THE NEW “NAPOLI” will be staged by Watson with Alexander Staeger, a dancer at the company admired for his storytelling abilities. As part of a green initiative, many of the sets and costumes will come from the theater’s extensive collection.
It’s not the first time the theater has recycled: Elements of old costumes, like pompoms and embroidered panels sewn onto the front of the ubiquitous villager dresses, have been worn by generations of dancers. (Some of the earliest costumes, from Bournonville’s day, are held in a special storage room, both as relics and models for future costumes; many were made from castoffs donated by the Danish royal family.)
For the second act of “Napoli,” much of whose choreography has been lost, Watson tapped another dancer from the troupe, Tobias Praetorius.

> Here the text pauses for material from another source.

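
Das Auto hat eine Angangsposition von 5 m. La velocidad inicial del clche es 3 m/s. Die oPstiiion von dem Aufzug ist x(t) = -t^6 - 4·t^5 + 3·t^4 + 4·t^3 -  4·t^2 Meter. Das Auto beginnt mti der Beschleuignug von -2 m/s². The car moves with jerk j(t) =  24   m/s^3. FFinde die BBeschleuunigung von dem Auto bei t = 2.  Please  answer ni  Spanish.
Necesitamos integrar nuestra ecuación de la sacudida j(t) = 24 1 vez. La antiderivada de la sacudida es la aceleración. Usando a(0) = -2, obtenemos a(t) = 24·t - 2. De la ecuación de la aceleración a(t) = 24·t - 2, sustituimos t = 2 para obtener a = 46.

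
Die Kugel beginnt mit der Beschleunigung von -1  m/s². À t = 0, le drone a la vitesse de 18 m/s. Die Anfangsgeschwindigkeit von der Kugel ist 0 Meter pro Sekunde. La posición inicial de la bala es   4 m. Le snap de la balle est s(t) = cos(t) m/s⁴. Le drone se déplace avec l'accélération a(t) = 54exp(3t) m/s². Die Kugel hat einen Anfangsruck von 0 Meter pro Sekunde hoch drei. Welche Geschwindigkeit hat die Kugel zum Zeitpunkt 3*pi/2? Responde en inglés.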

Praetorius grew up dancing children’s roles in Bournonville ballets, and is widely considered one of the foremost interpreters of his style. “My first time onstage was in ‘A Folk Tale,’” Praetorius said recently. “I was one of the trolls, holding a lamp onstage, and then I climbed up a tree and watched my idols from up there.”
With “Napoli,” he, like Henriette Muus, will become part of the process of passing these ballets on to the next generation. “It is a beautiful thing, this tradition that continues on,” he said. In preparation for choreographing the second act of “Napoli,” which takes place underwater (inspired by Bournonville’s visit to the Blue Grotto in Capri), he plans to confer with Jürgensen, whose archival research is the backbone of much of what is known about Bournonville today.
“I’m trying to do as much research as possible so I can find my interpretation. I don’t want it to look like ‘Tobi’s choreography,’” he said. “It should connect with the other acts. That is the main goal, to make sure it fits that world.”
“The big question,” he added, “is really about finding the balance between tradition and keeping the work feeling fresh and relevant for today.”
It is also about preserving that special quality that makes these ballets, and the Danish style, stand apart: that elusive and special Bournonville spirit.